We knew that we had to take him to a vet or a shelter. If
this was New York or LA or a dozen other places, I’d have
been able to find someone who could help. But we were a few
miles north of Fresno – and after a few desperate unanswered
posts to Reddit and Facebook, our only choice was to bring
him in. I didn’t call Animal Control – they were the same
people who couldn’t bother themselves with saving Carlin in
the first place.
As we drove to the SPCA, we knew there was a good chance
Carlin would be put down. We might have been saving his life
– but the odds were we just gave him one nice afternoon
after a lifetime of fear.
Two years ago, this story would
have been impossible. I grew up terrified of dogs. I
misinterpreted affection for aggression, and I let ignorance
get the better of me. It wasn’t until I watched Sara
volunteer with strays and we eventually adopted our own that
I truly got it. Dogs are a human problem – we created them
and we over-breed them. It is our responsibility to protect
what we shaped. I love Sara for many reasons. But showing me
that my fear was nothing compared to the fear of the four
million dogs who go abandoned every year? For that, I will
be eternally grateful.
Carlin cuddled into Sara’s lap and fell asleep as I drove.
Bea’s whining stopped, and she silently laid down in the
back seat. Her new little brother was sick, and she somehow
knew it was not the time to be selfish.
The Fresno SPCA knew Carlin was in trouble immediately. It
was obvious to them that Carlin had an incurable condition
called distemper, a disease that proves fatal in most cases.

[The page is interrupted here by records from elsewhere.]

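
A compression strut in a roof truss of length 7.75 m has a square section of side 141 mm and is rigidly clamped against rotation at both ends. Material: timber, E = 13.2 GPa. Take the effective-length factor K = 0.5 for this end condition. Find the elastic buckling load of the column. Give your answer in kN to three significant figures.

P_cr ≈ 286 kN

I = a⁴/12 = 141⁴/12 = 3.294×10^7 mm⁴
I = 3.294×10^7 mm⁴ = 3.294×10^-5 m⁴
Effective length L_e = K·L = 0.5 × 7.75 = 3.875 m
P_cr = π²EI / L_e² = π² × 13.2×10⁹ × 3.294×10^-5 / 3.875² = 2.858×10^5 N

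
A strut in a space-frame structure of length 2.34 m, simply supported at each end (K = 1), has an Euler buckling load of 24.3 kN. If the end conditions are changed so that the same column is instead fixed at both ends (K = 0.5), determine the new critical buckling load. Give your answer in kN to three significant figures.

P_cr ∝ 1/K², so P_cr,new = P_cr,old × (K_old/K_new)² = 24.3 × (1/0.5)²
= 24.3 × 4.000 = 97.2 kN

P_cr ≈ 97.2 kN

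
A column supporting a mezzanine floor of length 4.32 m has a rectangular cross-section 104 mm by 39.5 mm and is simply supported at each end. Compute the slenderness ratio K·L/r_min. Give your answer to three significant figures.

λ ≈ 379

Buckling occurs about the weak axis: I_min = h·b³/12 with b = 39.5 mm (the shorter side).
I_min = 104×39.5³/12 = 5.341×10^5 mm⁴
A = 4.108×10^3 mm²;  r_min = √(I/A) = √(5.341×10^5/4.108×10^3) = 11.40 mm
L_e = K·L = 1 × 4.32 m = 4.320 m = 4320.0 mm
λ = L_e / r_min = 4320.0 / 11.40 = 379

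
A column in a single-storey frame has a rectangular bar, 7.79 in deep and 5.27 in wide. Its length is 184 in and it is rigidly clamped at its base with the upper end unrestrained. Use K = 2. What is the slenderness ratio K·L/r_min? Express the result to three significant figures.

For a rectangle r_min = b/√12 = 5.27/√12 = 1.521 in
L_e = K·L = 2 × 184 = 368.0 in
λ = L_e / r_min = 368.00 / 1.521 = 242

λ ≈ 242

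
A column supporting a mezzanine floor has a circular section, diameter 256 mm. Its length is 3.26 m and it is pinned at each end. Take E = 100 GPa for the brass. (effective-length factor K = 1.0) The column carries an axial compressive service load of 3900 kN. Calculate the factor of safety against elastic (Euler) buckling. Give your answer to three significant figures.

I = πd⁴/64 = π×256⁴/64 = 2.108×10^8 mm⁴
I = 2.108×10^8 mm⁴ = 2.108×10^-4 m⁴
Effective length L_e = K·L = 1 × 3.26 = 3.260 m
P_cr = π²EI / L_e² = π² × 100×10⁹ × 2.108×10^-4 / 3.260² = 1.958×10^7 N
Factor of safety n = P_cr / P = 19579 / 3900 = 5.02

n ≈ 5.02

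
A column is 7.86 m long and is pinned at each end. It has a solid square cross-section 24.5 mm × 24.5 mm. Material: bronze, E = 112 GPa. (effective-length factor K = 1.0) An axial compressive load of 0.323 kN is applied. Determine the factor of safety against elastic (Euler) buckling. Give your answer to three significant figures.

I = a⁴/12 = 24.5⁴/12 = 3.003×10^4 mm⁴
I = 3.003×10^4 mm⁴ = 3.003×10^-8 m⁴
Effective length L_e = K·L = 1 × 7.86 = 7.860 m
P_cr = π²EI / L_e² = π² × 112×10⁹ × 3.003×10^-8 / 7.860² = 537.2 N
Factor of safety n = P_cr / P = 0.53722 / 0.323 = 1.66

n ≈ 1.66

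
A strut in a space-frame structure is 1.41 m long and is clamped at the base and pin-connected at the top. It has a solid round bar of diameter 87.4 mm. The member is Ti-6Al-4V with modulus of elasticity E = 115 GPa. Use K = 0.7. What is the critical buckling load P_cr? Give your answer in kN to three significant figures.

I = πd⁴/64 = π×87.4⁴/64 = 2.864×10^6 mm⁴
I = 2.864×10^6 mm⁴ = 2.864×10^-6 m⁴
Effective length L_e = K·L = 0.7 × 1.41 = 0.9870 m
P_cr = π²EI / L_e² = π² × 115×10⁹ × 2.864×10^-6 / 0.9870² = 3.337×10^6 N

P_cr ≈ 3340 kN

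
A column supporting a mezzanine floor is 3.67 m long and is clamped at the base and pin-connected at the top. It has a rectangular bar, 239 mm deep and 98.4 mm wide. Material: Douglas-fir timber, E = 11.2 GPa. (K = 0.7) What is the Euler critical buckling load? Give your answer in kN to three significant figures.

Buckling occurs about the weak axis: I_min = h·b³/12 with b = 98.4 mm (the shorter side).
I_min = 239×98.4³/12 = 1.898×10^7 mm⁴
I = 1.898×10^7 mm⁴ = 1.898×10^-5 m⁴
Effective length L_e = K·L = 0.7 × 3.67 = 2.569 m
P_cr = π²EI / L_e² = π² × 11.2×10⁹ × 1.898×10^-5 / 2.569² = 3.178×10^5 N

P_cr ≈ 318 kN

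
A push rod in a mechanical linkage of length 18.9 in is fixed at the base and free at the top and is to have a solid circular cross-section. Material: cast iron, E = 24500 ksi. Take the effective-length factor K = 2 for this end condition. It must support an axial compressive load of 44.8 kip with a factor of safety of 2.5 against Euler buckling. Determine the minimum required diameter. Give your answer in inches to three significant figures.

d ≈ 1.92 in

Required P_cr = n·P = 2.5 × 44.8 = 112.0 kip
L_e = K·L = 2 × 18.9 = 37.80 in
Required I = P_cr·L_e²/(π²E) = 1.120×10^5 × 37.80² / (π² × 2.45×10^7) = 0.6618 in⁴
Solid circle: I = πd⁴/64  ⇒  d = (64I/π)^(1/4) = (64×0.6618/π)^(1/4) = 1.92 in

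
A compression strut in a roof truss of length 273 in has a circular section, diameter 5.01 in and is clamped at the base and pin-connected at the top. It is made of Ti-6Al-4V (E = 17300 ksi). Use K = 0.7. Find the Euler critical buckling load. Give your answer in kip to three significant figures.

P_cr ≈ 145 kip

I = πd⁴/64 = π×5.01⁴/64 = 30.93 in⁴
Effective length L_e = K·L = 0.7 × 273 = 191.1 in
P_cr = π²EI / L_e² = π² × 17300×10³ × 30.93 / 191.1² = 1.446×10^5 lb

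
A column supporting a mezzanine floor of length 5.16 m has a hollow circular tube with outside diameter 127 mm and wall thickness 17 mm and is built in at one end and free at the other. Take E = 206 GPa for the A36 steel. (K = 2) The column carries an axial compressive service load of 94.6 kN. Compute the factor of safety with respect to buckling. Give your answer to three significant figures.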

Though completely avoidable with a simple vaccination,
distemper is one of the worst diseases a dog can contract,
and it causes tooth loss, trouble walking, and dehydration
with no desire to drink. The worst part is that, while
incurable, distemper is treatable if caught in time. Had
Animal Control – or anyone else – bothered to catch a
scared little dog, while a long shot, his disease may have
been manageable.
The optimist in me wanted to pay the several thousand
dollars for a distemper test to make sure. The realist in me
accepted what was happening, and gave my little gremlin one
last hug goodbye.
I placed the bag of supplies we’d bought on the counter of
the SPCA, muttered “keep them,” and walked away. I wish the
story ended differently. I wish I could show you pictures
three weeks from now, where Sara and Bea and I are all
playing with my new doofy little gremlin. But I can’t.
When I say today was the day that everything changed, I
don’t mean for me. Yes, I am more resigned to help any stray
I see, to donate money to rescues, and to use my stage to
influence others. But today, things didn’t change for me –
they changed for Carlin. His life of fear ended quietly in a
hospital instead of in agony in a gas station parking lot.
And it ended with three things he’d never had before – love,
protection, and the dignity of a name.